Transparency is the vogue response to this problem right now. The big “open data” transparency-in-government push that started in 2009 was largely the result of an executive memo from President Obama. And of course corporations are on board too; Google publishes a biannual transparency report showing how often they remove or disclose information to governments. Transparency is an effective tool for inculcating public trust and is even the way journalists are now trained to deal with the hole where mighty Objectivity once stood.
But transparency knows some bounds. For example, though the Freedom of Information Act facilitates the public’s right to relevant government data, it has no legal teeth for compelling the government to disclose how that data was algorithmically generated or used in publicly relevant decisions (extensions worth considering).
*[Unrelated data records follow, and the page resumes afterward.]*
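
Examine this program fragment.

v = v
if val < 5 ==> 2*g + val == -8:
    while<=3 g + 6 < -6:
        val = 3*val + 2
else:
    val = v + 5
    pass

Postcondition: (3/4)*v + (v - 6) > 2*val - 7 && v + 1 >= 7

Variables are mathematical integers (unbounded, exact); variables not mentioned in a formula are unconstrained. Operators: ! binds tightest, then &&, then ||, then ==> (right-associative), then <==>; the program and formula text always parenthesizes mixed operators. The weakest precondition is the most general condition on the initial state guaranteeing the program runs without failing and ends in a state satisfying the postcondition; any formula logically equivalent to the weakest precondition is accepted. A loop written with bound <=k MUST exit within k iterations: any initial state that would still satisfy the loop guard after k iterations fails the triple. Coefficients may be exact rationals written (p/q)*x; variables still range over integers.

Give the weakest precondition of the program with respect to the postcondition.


Working backward. After the program, the postcondition (3/4)*v + (v - 6) > 2*val - 7 && v + 1 >= 7 must hold; in canonical form it is (7/4)*v > 2*val - 1 && v >= 6.
Then branch requires (g < -12 ==> ((g < -12 ==> ((g < -12 ==> ((!(g < -12)) && (7/4)*v > 54*val + 51 && v >= 6)) && ((!(g < -12)) ==> ((7/4)*v > 18*val + 15 && v >= 6)))) && ((!(g < -12)) ==> ((7/4)*v > 6*val + 3 && v >= 6)))) && ((!(g < -12)) ==> ((7/4)*v > 2*val - 1 && v >= 6)); else branch requires (1/4)*v < -9 && v >= 6.
Before the if: ((val < 5 ==> 2*g + val == -8) ==> ((g < -12 ==> ((g < -12 ==> ((g < -12 ==> ((!(g < -12)) && (7/4)*v > 54*val + 51 && v >= 6)) && ((!(g < -12)) ==> ((7/4)*v > 18*val + 15 && v >= 6)))) && ((!(g < -12)) ==> ((7/4)*v > 6*val + 3 && v >= 6)))) && ((!(g < -12)) ==> ((7/4)*v > 2*val - 1 && v >= 6)))) && ((!(val < 5 ==> 2*g + val == -8)) ==> ((1/4)*v < -9 && v >= 6))
Before v := v: ((val < 5 ==> 2*g + val == -8) ==> ((g < -12 ==> ((g < -12 ==> ((g < -12 ==> ((!(g < -12)) && (7/4)*v > 54*val + 51 && v >= 6)) && ((!(g < -12)) ==> ((7/4)*v > 18*val + 15 && v >= 6)))) && ((!(g < -12)) ==> ((7/4)*v > 6*val + 3 && v >= 6)))) && ((!(g < -12)) ==> ((7/4)*v > 2*val - 1 && v >= 6)))) && ((!(val < 5 ==> 2*g + val == -8)) ==> ((1/4)*v < -9 && v >= 6))
Answer: WP = ((val < 5 ==> 2*g + val == -8) ==> ((g < -12 ==> ((g < -12 ==> ((g < -12 ==> ((!(g < -12)) && (7/4)*v > 54*val + 51 && v >= 6)) && ((!(g < -12)) ==> ((7/4)*v > 18*val + 15 && v >= 6)))) && ((!(g < -12)) ==> ((7/4)*v > 6*val + 3 && v >= 6)))) && ((!(g < -12)) ==> ((7/4)*v > 2*val - 1 && v >= 6)))) && ((!(val < 5 ==> 2*g + val == -8)) ==> ((1/4)*v < -9 && v >= 6))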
Moreover, corporations have self-imposed limits on how transparent they want to be, since exposing too many details of their proprietary systems may undermine a competitive advantage (trade secrets), or leave the system open to gaming and manipulation. Furthermore, whereas transparency of data can be achieved simply by publishing a spreadsheet or database, transparency of an algorithm can be much more complex, resulting in additional labor costs both in creation as well as consumption of that information—a cognitive overload that keeps all but the most determined at bay. Methods for usable transparency need to be developed so that the relevant aspects of an algorithm can be presented in an understandable way.
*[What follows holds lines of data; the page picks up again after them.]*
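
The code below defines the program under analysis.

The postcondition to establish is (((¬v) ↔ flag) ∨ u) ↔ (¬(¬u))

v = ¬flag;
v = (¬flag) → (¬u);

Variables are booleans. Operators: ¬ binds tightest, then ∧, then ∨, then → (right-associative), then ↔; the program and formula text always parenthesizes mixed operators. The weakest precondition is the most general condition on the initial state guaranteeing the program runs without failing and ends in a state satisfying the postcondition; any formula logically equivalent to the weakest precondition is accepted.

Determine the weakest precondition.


Working backward. After the program, the postcondition (((¬v) ↔ flag) ∨ u) ↔ (¬(¬u)) must hold; in canonical form it is (((¬v) ↔ flag) ∨ u) ↔ u.
Before v := (¬flag) → (¬u): (((¬((¬flag) → (¬u))) ↔ flag) ∨ u) ↔ u
Before v := ¬flag: (((¬((¬flag) → (¬u))) ↔ flag) ∨ u) ↔ u
Answer: WP = (((¬((¬flag) → (¬u))) ↔ flag) ∨ u) ↔ u


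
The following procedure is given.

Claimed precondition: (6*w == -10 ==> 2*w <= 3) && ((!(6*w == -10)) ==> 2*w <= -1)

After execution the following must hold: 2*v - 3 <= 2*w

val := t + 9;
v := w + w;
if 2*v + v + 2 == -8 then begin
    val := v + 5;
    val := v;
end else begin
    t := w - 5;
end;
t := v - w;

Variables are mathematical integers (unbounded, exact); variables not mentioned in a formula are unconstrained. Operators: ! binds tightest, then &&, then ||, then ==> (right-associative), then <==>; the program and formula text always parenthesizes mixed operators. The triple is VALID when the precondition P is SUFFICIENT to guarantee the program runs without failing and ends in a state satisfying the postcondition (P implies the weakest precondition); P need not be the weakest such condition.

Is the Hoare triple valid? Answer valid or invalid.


Working backward. After the program, the postcondition 2*v - 3 <= 2*w must hold; in canonical form it is 2*v <= 2*w + 3.
Before t := v - w: 2*v <= 2*w + 3
Then branch requires 2*v <= 2*w + 3; else branch requires 2*v <= 2*w + 3.
Before the if: (3*v == -10 ==> 2*v <= 2*w + 3) && ((!(3*v == -10)) ==> 2*v <= 2*w + 3)
Before v := w + w: (6*w == -10 ==> 2*w <= 3) && ((!(6*w == -10)) ==> 2*w <= 3)
Before val := t + 9: (6*w == -10 ==> 2*w <= 3) && ((!(6*w == -10)) ==> 2*w <= 3)
The weakest precondition is (6*w == -10 ==> 2*w <= 3) && ((!(6*w == -10)) ==> 2*w <= 3).
Check whether (6*w == -10 ==> 2*w <= 3) && ((!(6*w == -10)) ==> 2*w <= -1) implies it.
Every state satisfying the precondition satisfies the weakest precondition: the implication holds.
Answer: valid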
Given the challenges to employing transparency as a check on algorithmic power, a new and complementary alternative is emerging. I call it algorithmic accountability reporting. At its core it’s really about reverse engineering—articulating the specifications of a system through a rigorous examination drawing on domain knowledge, observation, and deduction to unearth a model of how that system works.
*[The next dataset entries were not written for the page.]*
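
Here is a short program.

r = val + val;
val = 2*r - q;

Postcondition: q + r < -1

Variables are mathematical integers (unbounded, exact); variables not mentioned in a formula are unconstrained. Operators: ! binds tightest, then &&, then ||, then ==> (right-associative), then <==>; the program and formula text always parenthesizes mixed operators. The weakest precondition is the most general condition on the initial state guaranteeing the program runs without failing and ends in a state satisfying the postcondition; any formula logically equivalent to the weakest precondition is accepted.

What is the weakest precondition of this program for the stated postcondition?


Working backward. After the program, q + r < -1 must hold.
Before val := 2*r - q: q + r < -1
Before r := val + val: q + 2*val < -1
Answer: WP = q + 2*val < -1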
As interest grows in understanding the broader impacts of algorithms, this kind of accountability reporting is already happening in some newsrooms, as well as in academic circles. At the Wall Street Journal a team of reporters probed e-commerce platforms to identify instances of potential price discrimination in dynamic and personalized online pricing. By polling different websites they were able to spot several, such as Staples.com, that were adjusting prices dynamically based on the location of the person visiting the site. At the Daily Beast, reporter Michael Keller dove into the iPhone spelling correction feature to help surface patterns of censorship and see which words, like “abortion,” the phone wouldn’t correct if they were misspelled. In my own investigation for Slate, I traced the contours of the editorial criteria embedded in search engine autocomplete algorithms. By collecting hundreds of autocompletions for queries relating to sex and violence I was able to ascertain which terms Google and Bing were blocking or censoring, uncovering mistakes in how these algorithms apply their editorial criteria.